With a design based on the arcade hardware that powered Donkey Kong, the Famicom quickly revolutionized home gaming in Japan when it was released in 1983. As the NES, it revitalized the home video game market in the United States after the Atari market crashed. From then on, it proceeded to deliver a steady stream of Japanese fantasies into the hearts and minds of people around the world. It’s hard to imagine a world today without Uemura’s machine.

Kotaku: What was Nintendo like when you joined the company?

Masayuki Uemura: One of the things that surprised me when I moved from Sharp to Nintendo was that, while they didn’t have a development division, they had this kind of development warehouse full of toys, almost all of them American.

Kotaku: What were your impressions of Nintendo’s former president Hiroshi Yamauchi, who ran the firm from 1949 to 2002?

Uemura: He loved hanafuda and card games. I remember once, early on, a birthday party for an employee and he showed up and got right into hanafuda with everyone. He was a Kyotoite. It’s a city with a lot of long-running businesses, some maybe five or even six hundred years old. In the hierarchy of the city, traditional craftspeople rank at the top. Nintendo, as a purveyor of playthings like hanafuda or Western playing cards, originally ranked down at the very bottom. Doing business in that environment made him very open to new ventures. He wasn’t interested in specializing. He was keenly interested in new trends. Here’s an example of what I mean. In 1978, he bought around 10 tabletop versions of Space Invaders and placed them in headquarters and our factory. The idea was that we’d playtest them as a form of research. But what ended up happening was the entire company got so obsessed playing it that we couldn’t get a turn in. It was like a fever. Everyone abandoned their posts and stopped working. I was just bummed out that we hadn’t made it ourselves. Shocked and annoyed [laughs].

Kotaku: What led to the decision to export the Famicom abroad?

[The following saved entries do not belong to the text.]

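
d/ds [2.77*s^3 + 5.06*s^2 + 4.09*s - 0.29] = 8.31*s^2 + 10.12*s + 4.09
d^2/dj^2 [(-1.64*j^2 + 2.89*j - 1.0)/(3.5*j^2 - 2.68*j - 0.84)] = (40.0386*j^3 - 102.4296*j^2 + 107.2596*j - 35.571104)/(42.875*j^6 - 98.49*j^5 + 44.5452*j^4 + 28.026368*j^3 - 10.690848*j^2 - 5.673024*j - 0.592704)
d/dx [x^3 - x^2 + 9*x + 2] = 3*x^2 - 2*x + 9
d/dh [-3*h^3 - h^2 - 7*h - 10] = -9*h^2 - 2*h - 7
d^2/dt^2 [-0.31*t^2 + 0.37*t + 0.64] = -0.620000000000000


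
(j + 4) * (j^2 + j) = j^3 + 5*j^2 + 4*j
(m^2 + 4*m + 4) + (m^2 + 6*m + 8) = 2*m^2 + 10*m + 12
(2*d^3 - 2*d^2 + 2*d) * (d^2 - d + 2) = 2*d^5 - 4*d^4 + 8*d^3 - 6*d^2 + 4*d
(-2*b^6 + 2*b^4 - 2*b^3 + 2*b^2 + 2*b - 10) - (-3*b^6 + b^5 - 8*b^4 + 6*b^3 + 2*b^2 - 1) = b^6 - b^5 + 10*b^4 - 8*b^3 + 2*b - 9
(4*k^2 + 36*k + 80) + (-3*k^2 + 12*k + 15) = k^2 + 48*k + 95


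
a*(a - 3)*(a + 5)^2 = a^4 + 7*a^3 - 5*a^2 - 75*a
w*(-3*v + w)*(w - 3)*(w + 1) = -3*v*w^3 + 6*v*w^2 + 9*v*w + w^4 - 2*w^3 - 3*w^2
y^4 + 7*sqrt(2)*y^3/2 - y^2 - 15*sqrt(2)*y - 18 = (y - 3*sqrt(2)/2)*(y + sqrt(2))^2*(y + 3*sqrt(2))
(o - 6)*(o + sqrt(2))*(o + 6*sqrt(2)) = o^3 - 6*o^2 + 7*sqrt(2)*o^2 - 42*sqrt(2)*o + 12*o - 72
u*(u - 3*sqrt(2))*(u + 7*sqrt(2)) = u^3 + 4*sqrt(2)*u^2 - 42*u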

Uemura: There’s a rule in the game industry that fads last for three years. That’s why President Yamauchi targeted America—to get around that. The prevailing sense at the time was that television games would fade into history as they were replaced by personal computers. So we were shocked that the fad kept going. It was Kudo-san, the president of a company named Hudson, one of the Famicom’s first licensees, who said to Yamauchi, “this is a culture.” Yamauchi was like, “What are you talking about?”

Kotaku: Japanese games swept the globe starting in the late 70s: Space Invaders, Pac-Man, Donkey Kong. Why do you think this made-in-Japan culture resonated with people all over the world?

Uemura: Actually, that’s what I want to ask you [laughs]. Super Mario Bros. isn’t set in Japan, but the character’s Japanese. The name Mario sounds Italian, but he isn’t Italian. They were really able to capture that ambiguity. The number of dots you could use to draw the characters was extremely limited, so Miyamoto was forced to use colors to differentiate them. He spent a lot of time working on the colors. In the end, it became the template for how a designer might express themselves through a game. It was a whole new world.